La investigación policial que siguió fue intensa pero infructuosa. Seu Pep interpretó a la perfección su papel de jefe preocupado, diciendo que ella se había ido a casa como siempre. Paulo, sin una coartada verificable, también fue sospechoso. La comunidad la buscó durante semanas, pero Berenice simplemente se había “evaporado”. El caso se cerró y ella se convirtió en una estadística.

Paulo nunca se casó y murió en 2007, atormentado por no saber qué le ocurrió al amor de su vida.

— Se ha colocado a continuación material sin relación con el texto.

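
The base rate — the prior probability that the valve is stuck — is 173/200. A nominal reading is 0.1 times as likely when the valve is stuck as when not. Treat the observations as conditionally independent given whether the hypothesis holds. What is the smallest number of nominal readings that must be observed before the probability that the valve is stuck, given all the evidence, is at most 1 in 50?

3

Prior odds = 0.865/0.135 = 173/27.
Likelihood ratio per nominal reading = 0.1.
Target odds: 0.02 ÷ 0.98 = 1/49.
Require 0.1ⁿ ≤ 1/49 ÷ (173/27) = 27/8477.
0.1² = 0.01 is still above 27/8477 but 0.1³ = 0.001 is at or below it, so n = 3.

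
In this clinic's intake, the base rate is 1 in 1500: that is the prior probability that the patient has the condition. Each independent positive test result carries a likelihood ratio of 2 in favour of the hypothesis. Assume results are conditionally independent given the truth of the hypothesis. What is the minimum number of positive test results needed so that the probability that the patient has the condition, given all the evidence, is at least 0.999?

21

Prior odds: (1/1500) ÷ (1499/1500) = 1/1499.
Likelihood ratio per positive test result = 2.
Target odds: 0.999 ÷ 0.001 = 999.
Require 2ⁿ ≥ 999 ÷ (1/1499) = 1497501.
2²⁰ = 1048576 falls short of 1497501 but 2²¹ = 2097152 reaches it, so n = 21.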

Seu Pep regentó la lanchonete hasta 1973 y murió tranquilamente en un asilo en 1993, a los 95 años, llevándose su terrible secreto a la tumba.

Y allí habría terminado la historia, si no fuera por la demolición de junio de 2024. El análisis forense confirmó la brutal verdad: los rasguños desesperados en el interior de los ladrillos demostraban que había sido emparedada viva. Después de 69 años, el silencio de la tumba de ladrillos de Berenice finalmente fue roto, revelando un crimen tan meticulosamente planeado que casi fue perfecto.